ENGINEERING NEWS

Northwestern Hosts Seminar Series on Tight Shale Gas, Hydraulic Fracturing

Engineers, geoscientists, petroleum industry experts to speak April 4 to May 1

Shale gas plays, lower 48 states

Recent changes in petroleum production have resulted in an increased emphasis on tight shale gas, natural gas locked in bubble-like pockets within low-porosity rock. Releasing this hard-to-reach gas requires a controversial drilling technique called hydraulic fracturing, or “fracking.”

During the month of April, Northwestern University will host a seminar series to discuss critical issues and opportunities in tight shale gas and hydraulic fracturing.

The speakers — representing universities, the petroleum industry, and the Congressional Research Service — will describe present practice for a general audience as well as future needs for a research-focused audience. (Morning lectures will be more technical-research focused.)

All lectures will be held in the Technological Institute, 2145 Sheridan Road, on Northwestern’s Evanston campus. The event is free and open to the public.

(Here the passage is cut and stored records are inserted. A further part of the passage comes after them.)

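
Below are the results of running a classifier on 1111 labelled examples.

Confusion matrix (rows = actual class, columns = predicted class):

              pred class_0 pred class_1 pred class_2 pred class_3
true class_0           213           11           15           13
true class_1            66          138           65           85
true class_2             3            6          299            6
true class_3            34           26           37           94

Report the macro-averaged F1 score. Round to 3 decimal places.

Per-class F1 score (2·TP/(2·TP+FP+FN)):
  class_0: TP=213, FP=66+3+34=103, FN=11+15+13=39 → 426/568 = 0.7500
  class_1: TP=138, FP=11+6+26=43, FN=66+65+85=216 → 276/535 = 0.5159
  class_2: TP=299, FP=15+65+37=117, FN=3+6+6=15 → 598/730 = 0.8192
  class_3: TP=94, FP=13+85+6=104, FN=34+26+37=97 → 188/389 = 0.4833
Macro-F1 score = mean = (0.7500 + 0.5159 + 0.8192 + 0.4833) / 4 = 0.642

0.642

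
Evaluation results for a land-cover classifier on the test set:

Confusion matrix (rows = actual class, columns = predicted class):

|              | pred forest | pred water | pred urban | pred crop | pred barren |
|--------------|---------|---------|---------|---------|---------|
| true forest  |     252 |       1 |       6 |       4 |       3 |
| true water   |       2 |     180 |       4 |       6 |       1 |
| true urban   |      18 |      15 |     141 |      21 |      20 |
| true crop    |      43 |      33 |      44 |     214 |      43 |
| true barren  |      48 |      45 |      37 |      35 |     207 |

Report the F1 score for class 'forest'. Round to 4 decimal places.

0.8013

Take TP from the diagonal, FP from the rest of the 'forest' prediction marginal, FN from the rest of the 'forest' actual marginal.
F1 score = 2·TP/(2·TP+FP+FN).
forest: TP=252, FP=2+18+43+48=111, FN=1+6+4+3=14 → 504/629 = 0.80127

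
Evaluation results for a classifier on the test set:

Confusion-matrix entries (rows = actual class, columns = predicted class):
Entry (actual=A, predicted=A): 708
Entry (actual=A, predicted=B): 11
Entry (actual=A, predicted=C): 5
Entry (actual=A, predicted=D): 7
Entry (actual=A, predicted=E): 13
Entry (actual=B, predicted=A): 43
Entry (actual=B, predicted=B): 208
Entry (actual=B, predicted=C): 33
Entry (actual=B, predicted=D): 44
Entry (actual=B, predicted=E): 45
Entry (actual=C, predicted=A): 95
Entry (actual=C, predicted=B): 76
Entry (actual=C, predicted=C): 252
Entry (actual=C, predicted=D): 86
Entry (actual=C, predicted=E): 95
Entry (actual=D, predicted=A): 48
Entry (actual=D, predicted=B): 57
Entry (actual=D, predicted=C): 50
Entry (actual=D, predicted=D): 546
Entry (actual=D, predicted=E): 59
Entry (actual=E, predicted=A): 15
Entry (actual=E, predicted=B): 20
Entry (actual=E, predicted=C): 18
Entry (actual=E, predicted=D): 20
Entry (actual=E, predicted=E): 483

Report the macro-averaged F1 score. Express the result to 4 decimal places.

0.6915

Per-class F1 score (2·TP/(2·TP+FP+FN)):
  A: TP=708, FP=43+95+48+15=201, FN=11+5+7+13=36 → 1416/1653 = 0.85662
  B: TP=208, FP=11+76+57+20=164, FN=43+33+44+45=165 → 416/745 = 0.55839
  C: TP=252, FP=5+33+50+18=106, FN=95+76+86+95=352 → 504/962 = 0.52391
  D: TP=546, FP=7+44+86+20=157, FN=48+57+50+59=214 → 1092/1463 = 0.74641
  E: TP=483, FP=13+45+95+59=212, FN=15+20+18+20=73 → 966/1251 = 0.77218
Macro-F1 score = mean = (0.85662 + 0.55839 + 0.52391 + 0.74641 + 0.77218) / 5 = 0.6915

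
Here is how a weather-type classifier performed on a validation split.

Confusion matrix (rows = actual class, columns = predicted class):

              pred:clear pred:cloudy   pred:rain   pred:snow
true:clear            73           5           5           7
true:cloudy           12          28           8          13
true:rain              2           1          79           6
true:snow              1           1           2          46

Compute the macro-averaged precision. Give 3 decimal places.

0.777

Per-class precision (TP/(TP+FP)):
  clear: TP=73, FP=12+2+1=15 → 73/88 = 0.8295
  cloudy: TP=28, FP=5+1+1=7 → 28/35 = 0.8000
  rain: TP=79, FP=5+8+2=15 → 79/94 = 0.8404
  snow: TP=46, FP=7+13+6=26 → 46/72 = 0.6389
Macro-precision = mean = (0.8295 + 0.8000 + 0.8404 + 0.6389) / 4 = 0.777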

Robert Langan, Chevron Energy Technology Company

“Short History of Shale Gas Phenomenon,” Thursday, April 4, 4:30 p.m., Room LR5

“Uncertainty in Micro Seismic Event Locations With Fracture in Tight Sand,” Friday, April 5, noon, Room F285

Arthur Rose, Pennsylvania State University

“Fracking the Marcellus in Pennsylvania,” Thursday, April 11, 4:30 pm, Room LR5

“Flow-Back Water of Marcellus Shale in Pennsylvania,” Friday, April 12, 10 a.m., Room A230

Anthony Ingraffea, Cornell University

“Industrialization of the Shale Gas Operation,” Wednesday, April 17, 7:30 p.m., Room LR5

“Shale Gas Development: Leaks and Vents,” Thursday, April 18, 10 a.m., Room A230

Sidney Green, Schlumberger Ltd.

“Where Are We Today: Reservoir and Completion Quality,” Tuesday, April 30, 4:30 p.m., Room LR5

“How Can We Greatly Improve Hydraulic Fracturing Efficiency?” Wednesday, May 1, noon, Room M345

Michael Ratner, Congressional Research Service

“Current Economic and Policy Impacts,” Tuesday, April 30, 4:30 pm, Room LR5

“Future Economic and Policy Expectations,” Wednesday, May 1, noon, Room M345

The seminar series is sponsored by Northwestern’s Departments of Civil and Environmental Engineering and Earth and Planetary Sciences.